Otro caso de hace un tiempo es el del aparato que descubrimos en la Lotería Nacional y todo lo que desencadenó ese escándalo. El trabajo sobre Wesolowski, que fue el embajador del vaticano en nuestro país, fue uno de los casos ícono porque por esa investigación me entrevistó incluso el New York Times.

Cuando vas tan lejos que salpicas hasta la sotana del papa, ciertamente, has llegado muy lejos. Esas son las icónicas, pero imagínate que el programa tiene treinta y un años y que cada sábado hay un trabajo que puede afectar a alguien, como de hecho afecta, puedo decir que todos los sábados agrego a mi lista un enemigo más.

Entre la experiencia autodidacta y la escuela periodística. ¿Cómo aprende un periodista a investigar?

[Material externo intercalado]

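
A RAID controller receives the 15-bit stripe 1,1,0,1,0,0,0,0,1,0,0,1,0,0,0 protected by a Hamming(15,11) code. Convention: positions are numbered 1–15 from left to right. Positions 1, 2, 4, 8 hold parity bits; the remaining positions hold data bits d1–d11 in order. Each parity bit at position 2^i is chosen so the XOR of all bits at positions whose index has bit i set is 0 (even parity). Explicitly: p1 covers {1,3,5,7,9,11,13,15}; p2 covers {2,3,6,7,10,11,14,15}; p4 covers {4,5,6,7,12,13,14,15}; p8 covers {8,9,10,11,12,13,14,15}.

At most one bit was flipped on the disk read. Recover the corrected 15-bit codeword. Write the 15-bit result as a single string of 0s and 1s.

100100001001000

s1 (pos 1,3,5,7,9,11,13,15): 1⊕0⊕0⊕0⊕1⊕0⊕0⊕0 = 0
s2 (pos 2,3,6,7,10,11,14,15): 1⊕0⊕0⊕0⊕0⊕0⊕0⊕0 = 1
s4 (pos 4,5,6,7,12,13,14,15): 1⊕0⊕0⊕0⊕1⊕0⊕0⊕0 = 0
s8 (pos 8,9,10,11,12,13,14,15): 0⊕1⊕0⊕0⊕1⊕0⊕0⊕0 = 0
Syndrome s8…s1 = 0010 → error at position 2.
Flip position 2: 110100001001000 → 100100001001000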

Un periodista investigador tiene que tener dos cosas: Instinto y curiosidad ¡Y ya!. El método puede ir variando según las circunstancias, te da unos parámetros y te hace, quizás, el trabajo más fácil. Pero muchas veces se tiene la academia y no se tiene el instinto ni la curiosidad de seguir buscando, de ver más allá, no vas a investigar nada, porque la necesidad de ir más lejos no es la academia quien te la enseña, es el instinto. Hay que tener, el ángel, el talento, la intuición…

¿Qué es lo que menos te gusta de tu trabajo?

Afectar a una persona que no se lo merece

¿Y te ha pasado?

Pocas veces. Me ha pasado con nimiedades, no en cosas grandes como decir que alguien es un corrupto y resultó no serlo, eso no podría aceptarlo, yo creo que me muero de la pena en el proceso. Yo tengo una dualidad y tengo que admitirlo. Cuando veo que hago un trabajo y tiene consecuencias, que la persona cae presa o la destituyen, yo me pongo triste, porque siento que alguien fracasó. Me duele porque pienso en la familia y en todo su entorno. Si me alegrara sería muy mezquina. Ahora, si no le pasa nada me frustro, siento impotencia, me indigno, siento rabia, pienso que no podemos seguir así, porque estamos dando un mensaje muy equivocado al país, a todos los dominicanos.

¿Haz detenido por completo alguna investigación?

Pocas veces, pero me ha pasado, porque la idea no es manchar a alguien innecesariamente. Si yo veo que no hay por donde continuar la investigación y no me siento segura, prefiero transmitir un programa repetido. Lo he hecho dos o tres veces y eso es bueno.